How Sweden became Europe’s Silicon Valley
STOCKHOLM, August 11 (Reuters) – As Klarna’s billionaire founder Sebastian Siemiatkowski prepares to host one of the largest European fintech corporate listings ever, a celebration of capitalism, he credits an unlikely backer for his fleeting success: the Swedish welfare state.
In particular, the 39-year-old sets a government policy from the late 1990s to put a computer in every home.
“Computers were inaccessible to low-income families like mine, but when the reform came into play, my mother bought us a computer the very next day,” he told Reuters.
Siemiatkowski began coding on that computer when he was 16. Fast-forwarding more than two decades, and his payment company Klarna is valued at $ 46 billion and plans to go public. It has not given details, although many bankers predict that it will be listed in New York early next year.
Sweden’s home computer and simultaneous early investments in internet connection help to explain why the capital Stockholm has become such a rich land for startups, childbirth and incubation of Spotify, Skype and Klarna, even though it has some of the highest tax rates in the world.
That is the opinion of Siemiatkowski and several technical CEOs and venture capitalists interviewed by Reuters.
During the three years that the system ran, 1998-2001, 850,000 home computers were bought through it, which reached almost a quarter of the country’s then four million households, who did not have to pay for the machines and thus included many people who could not otherwise afford them.
In 2005, when Klarna was founded, there were 28 broadband subscriptions per 100 people in Sweden, compared with 17 in the US – where dial-up was still much more common – and a global average of 3.7, according to data from World Bank.
Spotify allowed users to stream music when Apple’s (AAPL.O) iTunes was still download-based, which gave the Swedish company the upper hand when streaming became the norm around the world.
“It can only happen in a country where broadband was the standard much earlier, while in other markets the connection was too slow,” says Siemiatkowski.
“It allowed our society to be a couple of years ahead.”
Some executives and campaigners say that the Scandinavian nation shows that a deep social safety net, often seen as the opposite of entrepreneurship, can promote innovation. It is a result that might not have been thought of by the architects in Sweden’s welfare state in the 1950s.
Childcare is mostly free.
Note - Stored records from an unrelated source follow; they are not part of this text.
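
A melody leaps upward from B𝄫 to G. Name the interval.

Counting letters B–C–D–E–F–G gives a sixth.
Bbb→G = 10 semitones, 1 wider than the major sixth (9), so augmented.

augmented sixth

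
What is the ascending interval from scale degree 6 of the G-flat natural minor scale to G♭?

Scale degree 6 of Gb natural minor is Ebb.
Ebb up to Gb: letters E→G make it a third; 4 semitones makes it major.

major third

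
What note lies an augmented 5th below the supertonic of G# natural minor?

The supertonic of G# natural minor is A#.
An augmented fifth (8 semitones) below A# lands on the letter D, giving D.

D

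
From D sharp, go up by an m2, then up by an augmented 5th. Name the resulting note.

B#

A minor second up from D# is E (letter E, 1 semitone up).
An augmented fifth up from E is B# (letter B, 8 semitones up).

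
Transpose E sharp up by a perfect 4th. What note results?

A#

E up a perfect fourth is A, so the target letter is A.
From E#, a perfect fourth is 5 semitones up: A#.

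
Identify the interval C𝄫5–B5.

doubly augmented seventh

Counting letters C–D–E–F–G–A–B gives a seventh.
Cbb→B = 13 semitones, 2 wider than the major seventh (11), so doubly augmented.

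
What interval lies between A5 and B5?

major second

The letter names run A→B, a span of 1 letter step, so the interval is some kind of second.
A to B is 2 semitones. A major second is 2, so 2 makes it major.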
A number of income insurance funds can protect you if your business fails or if you lose your job, guaranteeing up to 80% of your previous salary during the first 300 days of unemployment.
“The social safety net we have in Sweden means that we can be less vulnerable to taking risks,” says Gohar Avagyan, the 31-year-old co-founder of Vaam, a video messaging service used for sales outlets and customer communication.
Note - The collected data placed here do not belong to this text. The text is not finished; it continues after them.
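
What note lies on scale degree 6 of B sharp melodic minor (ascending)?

The B# melodic minor (ascending) scale runs B# C## D# E# F## G## A##.
Degree 6 is G##.

G##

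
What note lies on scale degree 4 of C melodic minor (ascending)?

F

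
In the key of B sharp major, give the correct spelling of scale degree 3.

The B# major scale runs B# C## D## E# F## G## A##.
Degree 3 is D##.

D##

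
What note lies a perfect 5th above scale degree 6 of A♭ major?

Scale degree 6 of Ab major is F.
A perfect fifth (7 semitones) above F lands on the letter C, giving C.

C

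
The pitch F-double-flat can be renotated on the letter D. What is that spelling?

D#

Fbb is pitch class 3. The letter D alone is pitch class 2.
To reach pitch class 3 from D requires an offset of +1 semitone, i.e. sharp: D#.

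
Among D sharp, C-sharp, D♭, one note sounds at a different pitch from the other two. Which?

D#

In 12-tone equal temperament, enharmonic equivalents share a pitch class. D# is pitch class 3; C# is pitch class 1; Db is pitch class 1.
C# and Db share pitch class 1, while D# is pitch class 3.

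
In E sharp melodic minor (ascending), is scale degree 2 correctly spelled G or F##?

Each scale degree takes a distinct letter name. Degree 2 of a scale on E must use the letter F.
F## and G are enharmonically the same pitch, but only F## uses the letter F, so it is the correct spelling here.

F##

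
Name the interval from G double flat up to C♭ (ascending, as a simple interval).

The letter names run G→C, a span of 3 letter steps, so the interval is some kind of fourth.
Gbb to Cb is 6 semitones. A perfect fourth is 5, so 6 makes it augmented.

augmented fourth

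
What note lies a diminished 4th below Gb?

G down a perfect fourth is D, so the target letter is D.
From Gb, a diminished fourth is 4 semitones down: D.

D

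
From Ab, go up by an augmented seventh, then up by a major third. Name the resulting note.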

START PRICE VS SILICON VALUE
Although the overall investments are larger in the larger European economies in the United Kingdom and France and their long-term financial hubs, Sweden in some respects exceeds its weight.
It has the third highest start-up rate in the world, behind Turkey and Spain, with 20 startups per 1,000 employees and the highest three-year survival rate for startups anywhere, at 74%, according to a 2018 study by OECD economists.
Stockholm is second only to Silicon Valley in terms of unicorns – startups worth over $ 1 billion – per capita, about 0.8 per 100,000 inhabitants, according to Sarah Guemouri at the venture capital company Atomico.
Silicon Valley – San Francisco and the Bay Area – has 1.4 unicorns per 100,000, says Guemouri, co-author of a 2020 report on European technology companies.
However, no one can say for sure whether the boom will continue in a country where capital gains are taxed at 30 percent and income tax can be as high as 60 percent.
In 2016, Spotify said it was considering moving its headquarters from the country, claiming that high taxes made it difficult to attract foreign talent, even if it did not.
Yusuf Ozdalga, partner at the venture capital company QED Investors, said that access to financing and administrative or legal information in connection with starting a company can also be difficult for non-Swedish speakers to navigate.
He contrasted this with Amsterdam, the capital of the Netherlands, where the government adopted English as the official language in April to make life easier for international companies.
‘INTERESTING DILEMMA’ FOR VC
Jeppe Zink, partner at the London-based venture capital company Northzone, said that a third of all exit values from fintech companies in Europe – the amount that investors received when they withdraw – came only from Sweden.
The government’s policy had contributed to this trend, he added.
“It is an interesting dilemma for us venture capitalists because we are not used to regulation that creates markets; in fact, we are inherently nervous about regulation.”
Sweden’s digital minister Anders Ygeman said that social regulation can make it “possible to fail” and then “be up and running again” for innovators.
Peter Carlsson, CEO of startup Northvolt, which manufactures lithium-ion batteries for electric vehicles and is valued at $ 11.75 billion, said that the success ultimately created success.
“You really create ripple effects when you see someone else’s success and I think that’s perhaps the most important thing in creating local ecosystems.”
Reporting by Supantha Mukherjee and Colm Fulton in Stockholm; Haircut by Pravin Char
Our standards: Thomson Reuters Trust Principles.